The report goes on to provide recommendations for homeowners, community leaders, and policymakers to mitigate the risks posed by climate change-related hurricanes. These recommendations include updating building codes to ensure that homes are built to withstand the stronger winds and rains associated with hurricanes, providing financial assistance to homeowners to retrofit their homes to better withstand hurricanes, and increasing investment in infrastructure such as stormwater management systems and coastal protection measures.
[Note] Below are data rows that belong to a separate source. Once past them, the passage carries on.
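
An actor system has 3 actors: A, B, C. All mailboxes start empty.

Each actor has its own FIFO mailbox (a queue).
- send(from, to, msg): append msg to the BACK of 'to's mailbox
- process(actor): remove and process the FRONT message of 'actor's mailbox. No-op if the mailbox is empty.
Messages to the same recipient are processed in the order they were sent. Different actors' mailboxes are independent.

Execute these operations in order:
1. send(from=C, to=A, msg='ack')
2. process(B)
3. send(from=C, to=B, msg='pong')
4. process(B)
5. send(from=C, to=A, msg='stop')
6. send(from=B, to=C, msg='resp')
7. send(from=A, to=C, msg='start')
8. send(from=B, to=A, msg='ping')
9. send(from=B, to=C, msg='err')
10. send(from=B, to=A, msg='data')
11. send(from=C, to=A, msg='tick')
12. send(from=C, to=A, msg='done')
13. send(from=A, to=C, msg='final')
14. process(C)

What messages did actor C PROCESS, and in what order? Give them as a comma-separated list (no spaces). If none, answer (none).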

The report also emphasizes the need for greater public awareness and education about the risks posed by climate change-related hurricanes, and the steps that individuals and communities can take to prepare for and respond to these events. It urges homeowners to take steps such as securing loose objects around their homes, trimming trees and shrubs to reduce wind resistance, and installing impact-resistant windows and doors.
Overall, the report serves as a wake-up call for homeowners, community leaders, and policymakers to take action to address the growing risks posed by climate change-related hurricanes. With stronger and more frequent hurricanes on the horizon, it is critical that we take steps to protect our homes and communities from the devastating impacts of these events.